Some of the cons of captive insurance include:

  1. Risk retention: The retaining business risks can reduce cost with the right risk management procedures. But it can also be an expensive affair. Unexpected claims can put a strain on company resources especially if they exceed the loss reserves. This risk especially applies to risks that could result in extreme claims such as professional practice liability. Small businesses or professionals weighing captive insurance pros and cons should, therefore, assess their capacity to bear such losses.
  2. Capitalization costs: Setting up a captive involves various administrative, legal and other costs. Internal resources will be utilized to oversee the setup, taking away resources from the core business. Reserves also need to be established to cover the estimated loss. These costs can cause a short-term strain on the company’s cash flow.
  3. Fronting costs: In some jurisdictions, a fronting carrier is required to issue certain policies. This carrier will charge additional fees, further increasing the cost of insurance.
  4. Captive management costs: Some jurisdictions require the use of an approved captive management company to get the appropriate licenses and registration for operation. You will also need auditors, risk management experts, accountants and other professionals to maintain the Captive.

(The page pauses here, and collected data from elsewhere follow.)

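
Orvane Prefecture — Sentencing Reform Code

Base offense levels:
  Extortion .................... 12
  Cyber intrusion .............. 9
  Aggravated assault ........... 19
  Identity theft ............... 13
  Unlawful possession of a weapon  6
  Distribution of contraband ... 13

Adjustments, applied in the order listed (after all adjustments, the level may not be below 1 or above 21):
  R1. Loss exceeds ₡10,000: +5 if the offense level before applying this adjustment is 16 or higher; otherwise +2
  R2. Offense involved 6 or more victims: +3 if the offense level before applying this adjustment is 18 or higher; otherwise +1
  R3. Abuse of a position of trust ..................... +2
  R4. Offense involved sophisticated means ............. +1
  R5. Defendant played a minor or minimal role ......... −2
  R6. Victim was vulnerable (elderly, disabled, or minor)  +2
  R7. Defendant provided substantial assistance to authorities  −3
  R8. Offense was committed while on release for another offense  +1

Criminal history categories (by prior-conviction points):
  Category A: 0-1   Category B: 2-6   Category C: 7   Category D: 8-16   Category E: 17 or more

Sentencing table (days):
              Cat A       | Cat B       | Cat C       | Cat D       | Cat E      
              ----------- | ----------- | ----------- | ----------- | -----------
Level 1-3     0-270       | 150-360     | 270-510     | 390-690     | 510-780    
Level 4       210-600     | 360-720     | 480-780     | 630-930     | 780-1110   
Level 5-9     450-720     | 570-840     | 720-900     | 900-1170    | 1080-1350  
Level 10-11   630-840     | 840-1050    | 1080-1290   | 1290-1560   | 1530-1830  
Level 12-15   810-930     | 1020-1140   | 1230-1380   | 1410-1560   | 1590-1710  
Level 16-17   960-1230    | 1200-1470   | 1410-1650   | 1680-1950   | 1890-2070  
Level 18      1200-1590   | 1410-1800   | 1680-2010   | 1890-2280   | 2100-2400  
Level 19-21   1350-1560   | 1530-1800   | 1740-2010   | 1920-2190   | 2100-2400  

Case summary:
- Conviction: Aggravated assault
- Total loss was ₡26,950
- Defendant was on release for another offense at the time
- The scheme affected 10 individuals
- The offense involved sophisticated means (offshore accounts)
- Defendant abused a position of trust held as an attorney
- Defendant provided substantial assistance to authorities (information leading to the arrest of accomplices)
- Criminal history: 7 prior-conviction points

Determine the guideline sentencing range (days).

1740-2010 days

Base offense level for aggravated assault: 19.
R1 applies (level before this adjustment is 19 ≥ 16, so +5): 19 + 5 = 24.
R2 applies (level before this adjustment is 24 ≥ 18, so +3): 24 + 3 = 27.
R3 applies: 27 + 2 = 29.
R4 applies: 29 + 1 = 30.
R5 does not apply.
R7 applies: 30 − 3 = 27.
R8 applies: 27 + 1 = 28.
Level 28 exceeds the maximum of 21; capped at 21.
Final offense level: 21.
Criminal history: 7 prior points → Category C (7).
Level 21 falls in the 19-21 band.
Grid: Level 19-21 × Category C = 1740-2010 days.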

These cumulative costs could exceed those of regular insurance premiums in some instances.
  5. Control of data: Outsourcing your administrative functions to a captive management company may mean the loss of control of data. This loss impacts the effectiveness of your risk management program and could expose your company info to external elements.

To Sum Them Up

From the captive insurance pros and cons above, it is clear that there are multiple benefits that you can gain by setting up or joining a Captive. This Alternative Risk Transfer vehicle can significantly reduce insurance costs while providing new revenue and investment streams. Adequate feasibility studies should, however, be carried out to determine the viability of setting up a Captive insurance company for a particular company or industry.

Sometimes, commercial insurance covers outweigh the captive insurance pros and cons because of risk transfer and management benefits. It is important to seek the services of tax, legal, risk management, and investment professionals to enjoy the full benefits of captive insurance.